Imaging radars: Synthetic aperture radars are the only instruments capable of penetrating heavy cloud cover around planets such as Venus, which was the first target for such missions. Two Soviet spacecraft (Venera 15 and Venera 16) imaged the planet in 1983 and 1984 using SAR and Radar altimeters. The Magellan probe also imaged Venus in 1990 and 1994.

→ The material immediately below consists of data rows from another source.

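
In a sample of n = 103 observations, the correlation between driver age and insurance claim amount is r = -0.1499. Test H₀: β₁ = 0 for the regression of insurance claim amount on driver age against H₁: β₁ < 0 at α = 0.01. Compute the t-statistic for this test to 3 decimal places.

t = -1.524

t = r·√(n − 2)/√(1 − r²) = -0.1499·√101/√0.97753 = -1.524.
df = n − 2 = 101.
One-sided p ≈ 0.0654, which is ≥ 0.01, so fail to reject H₀.
The data do not give significant evidence of a linear association between driver age and insurance claim amount.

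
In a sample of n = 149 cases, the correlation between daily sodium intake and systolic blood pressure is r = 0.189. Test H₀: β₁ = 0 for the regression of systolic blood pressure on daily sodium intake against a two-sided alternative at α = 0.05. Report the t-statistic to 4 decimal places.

t = 2.3336

t = r·√(n − 2)/√(1 − r²) = 0.189·√147/√0.964279 = 2.3336.
df = n − 2 = 147.
Two-sided p ≈ 0.0210, which is < 0.05, so reject H₀.
There is evidence of a linear association between daily sodium intake and systolic blood pressure.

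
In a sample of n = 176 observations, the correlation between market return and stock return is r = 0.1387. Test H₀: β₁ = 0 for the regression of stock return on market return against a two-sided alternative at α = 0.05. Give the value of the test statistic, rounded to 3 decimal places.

t = r·√(n − 2)/√(1 − r²) = 0.1387·√174/√0.980762 = 1.847.
df = n − 2 = 174.
Two-sided p ≈ 0.0664, which is ≥ 0.05, so fail to reject H₀.
The data do not give significant evidence of a linear association between market return and stock return.

t = 1.847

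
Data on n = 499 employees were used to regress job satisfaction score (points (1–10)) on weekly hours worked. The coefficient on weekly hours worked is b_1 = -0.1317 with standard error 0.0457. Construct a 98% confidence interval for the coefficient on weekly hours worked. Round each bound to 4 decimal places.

df = n − 2 = 499 − 2 = 497.
t* = t_{0.01, 497} = 2.333874.
Margin = t* × SE = 2.333874 × 0.0457 = 0.106658.
CI: -0.1317 ± 0.106658 → (-0.2384, -0.0250).
With 98% confidence, each one-unit increase in weekly hours worked is associated with a change of between -0.2384 and -0.0250 points (1–10) in job satisfaction score.

(-0.2384, -0.0250)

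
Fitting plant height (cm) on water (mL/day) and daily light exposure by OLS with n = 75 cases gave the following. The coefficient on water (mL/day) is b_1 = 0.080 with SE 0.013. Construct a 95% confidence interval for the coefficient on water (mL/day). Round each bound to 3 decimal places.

(0.054, 0.106)

df = n − k − 1 = 75 − 2 − 1 = 72.
t* = t_{0.025, 72} = 1.993464.
Margin = t* × SE = 1.993464 × 0.013 = 0.02592.
CI: 0.080 ± 0.02592 → (0.054, 0.106).
With 95% confidence, each one-unit increase in water (mL/day) is associated with a change of between 0.054 and 0.106 cm in plant height, holding the other predictors fixed.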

The only other target of an imaging radar mission has been Titan, the largest moon of Saturn, in order to penetrate its opaque atmosphere. The radar of the Cassini probe, which orbited Saturn between 2004 and 2017, provided images of Titan's surface during each fly-by of the moon. The Cassini radar was a multimode system and could operate as Synthetic Aperture Radar, radar altimeter, scatterometer and radiometer.

Sounding radars: these are low-frequency (normally, HF - 3 to 30 MHz - or lower) ground-penetrating Radars, used to acquire data about the planet sub-surface structure. Their low operating frequency allow them to penetrate hundreds of meters, or even kilometers, below the surface. Synthetic aperture techniques are normally exploited to reduce the ground footprint (due to the low operating frequency and the small allowable antenna dimensions, the beam is very wide) and, thus, the unwanted echo from other surface objects.

The first radar sounder flown was ALSE (Apollo Lunar Sounder Experiment) on board Apollo 17 in 1972.

Other sounder instruments flown (in this case around Mars), are MARSIS (Mars Advanced Radar for SubSurface and Ionosphere Sounding) on board the European Space Agency's Mars Express probe, and SHARAD (mars SHAllow RADar sounder) on JPL's Mars Reconnaissance Orbiter (MRO). Both are currently operational. A radar sounder is also used on the Japanese Moon probe SELENE, launched September 14, 2007.

A similar instrument (primarily devoted to ionospheric plasma probing) was embarked on the Japanese Martian mission Nozomi (launched in 1998 but lost).